L’écoute parallèle de l’intégrale réalisée par le Quatuor Festetics chez Arcana entre 1993 (tout juste après que Michel Bernstein eut fondé cette maison d’édition) et 2005 est passionnante. Car autant, avec les Schneider, les textures étaient fondues et la dimension presque symphonique, autant prévaut ici une grande clarté, autonomisant nettement les quatre voix. Se revendiquant «sur instruments anciens», la formation hongroise, dans les faits, semble moins se rattacher à cette catégorie – la sonorité ne pâtit jamais des aigreurs ou maigreurs des cordes en boyau et, variant considérablement la couleur et la sonorité, sait même se faire veloutée – qu’à celle des interprétations «historiquement informées»: diapason à 421, respect intégral des reprises (y compris dans le retour des menuets et scherzos), travail sur les éditions et les manuscrits (auquel s’était également livré le Quatuor Schneider), placement des musiciens (de gauche à droite: violon I, alto, violoncelle, violon II).
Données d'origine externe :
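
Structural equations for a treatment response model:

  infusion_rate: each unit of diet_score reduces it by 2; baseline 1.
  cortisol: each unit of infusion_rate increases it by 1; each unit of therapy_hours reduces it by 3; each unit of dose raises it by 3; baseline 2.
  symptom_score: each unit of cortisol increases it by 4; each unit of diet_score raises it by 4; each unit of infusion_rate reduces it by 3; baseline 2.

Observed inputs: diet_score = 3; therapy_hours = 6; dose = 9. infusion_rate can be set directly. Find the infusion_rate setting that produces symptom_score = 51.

Intervening on infusion_rate fixes its value directly, overriding its dependence on diet_score.
Substituting into the cortisol equation gives cortisol = infusion_rate + 11.
symptom_score becomes infusion_rate + 58.
Solve infusion_rate + 58 = 51: infusion_rate = (51 - 58) / 1 = -7.

infusion_rate = -7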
Et même à cette aune, l’élégance et l’exigence des Festetics, moins confortables et si différentes de la truculence parfois terrienne des Schneider, se situent généralement assez loin du radicalisme de certains, par exemple de la hauteur de vue parfois intimidante des Mosaïques, même s’ils n’hésitent pas à faire ressortir l’extraordinaire modernité de l’écriture. D’une grande régularité de conception et de réalisation, d’une droiture irréprochable qui ne dissimule pas pour autant le plaisir de jouer et faire partager cette musique exceptionnelle, le travail des Festetics susciterait une admiration sans réserve s’il n’était entaché de problèmes d’intonation hélas récurrents (hormis toutefois l’admirable violoncelliste Rezsö Pertorini). Les dix-neuf disques (au même coût unitaire – fort avantageux – que ceux du Quatuor Schneider), qui comprennent tous les recueils à partir de l’Opus 9 (mais excluent Les sept dernières paroles), soit au total cinquante-huit quatuors, sont enrichis d’une notice très complète (en anglais) de László Somfai (coffret A 378).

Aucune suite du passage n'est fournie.